Paquet, said, “With MMIC’s facilities in place, the hospital can continue work in a compliant environment while attending to the shortcoming of their own facility.” He outlined the real cost of non-compliance: shutdown of surgery operations, loss of associated revenue, and cost of outsourcing surgical-workflow activities to maintain operations. “In a very short period of time,” stated Paquet, “shutdowns can result in the permanent loss of surgeons to other hospitals, with lasting impacts on a hospital’s ability to recover from these events. Addressing the issues head-on, through investment, is the only cost-effective way to deal with the problem; the alternative is as costly, with no value added.”

In conclusion, Paquet expressed another concern. “There is a growing realization within the industry that secondary patient infections contracted in the hospital are a significant driver of healthcare costs.

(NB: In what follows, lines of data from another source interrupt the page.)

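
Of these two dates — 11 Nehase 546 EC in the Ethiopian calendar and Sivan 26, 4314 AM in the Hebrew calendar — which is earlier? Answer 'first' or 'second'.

First date → JDN 1923622; second date → JDN 1923570.
JDN 1923570 < JDN 1923622, so the second date is earlier.

second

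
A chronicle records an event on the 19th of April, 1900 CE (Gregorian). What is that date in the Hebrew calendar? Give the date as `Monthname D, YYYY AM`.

Nisan 20, 5660 AM

Both dates share Julian Day Number 2415129; in the Hebrew calendar that is 20 Nisan 5660 AM.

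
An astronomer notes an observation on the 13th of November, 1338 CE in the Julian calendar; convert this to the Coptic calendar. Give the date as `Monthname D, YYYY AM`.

Both dates share Julian Day Number 2210079; in the Coptic calendar that is 17 Hathor 1055 AM.

Hathor 17, 1055 AM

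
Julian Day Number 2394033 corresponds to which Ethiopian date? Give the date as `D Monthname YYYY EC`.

10 Hamle 1834 EC

JDN 2394033 is 16 July 1842 in the Gregorian calendar.
In the Ethiopian calendar that day is 10 Hamle 1834 EC.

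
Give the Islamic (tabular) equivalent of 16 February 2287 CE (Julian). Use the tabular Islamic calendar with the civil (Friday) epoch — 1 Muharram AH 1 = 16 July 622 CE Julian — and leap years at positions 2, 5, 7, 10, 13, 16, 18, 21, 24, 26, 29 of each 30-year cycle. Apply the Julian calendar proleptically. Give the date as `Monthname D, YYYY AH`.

Both dates share Julian Day Number 2556431; in the tabular Islamic calendar that is 17 Ramadan 1716 AH.

Ramadan 17, 1716 AH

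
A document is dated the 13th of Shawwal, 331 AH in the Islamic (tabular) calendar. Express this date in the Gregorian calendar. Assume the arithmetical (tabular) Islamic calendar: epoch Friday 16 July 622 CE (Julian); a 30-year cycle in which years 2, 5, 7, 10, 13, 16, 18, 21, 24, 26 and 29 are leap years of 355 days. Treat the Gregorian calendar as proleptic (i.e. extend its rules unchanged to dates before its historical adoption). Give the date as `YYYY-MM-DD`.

Julian Day Number of the source date = 2065659.
Converting JDN 2065659 to the Gregorian calendar gives 25 June 943 CE.

0943-06-25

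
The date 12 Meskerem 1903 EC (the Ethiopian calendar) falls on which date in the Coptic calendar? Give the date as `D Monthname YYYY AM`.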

Healthcare accreditation organizations are taking an increased interest in air and water quality as a primary source of these infections. A significant percentage of healthcare facilities in the U.S. are not designed to meet today’s requirements or may have outdated equipment that is not capable of meeting the requirements. To address this problem, hospitals must put the appropriate focus on capital re-investment and expert management of their facilities.”

References

1. Shrivastava SR, Shrivastava PS, Ramasamy J. Airborne infection control in healthcare settings. Infect Ecol Epidemiol. 2013;3:10.3402/iee.v3i0.21411. Published online 2013 Jun 14. https://www.ncbi.nlm.nih.gov/pmc/articles/PMC3683632/

2. Ryan RM, Wilding GE, Wynn RJ, et al. Effect of enhanced ultraviolet germicidal irradiation in the heating ventilation and air conditioning system on ventilator associated pneumonia in a neonatal intensive care unit. J Perinatol. 2011 Sep;31(9):607-614. Epub 2011 Mar 24.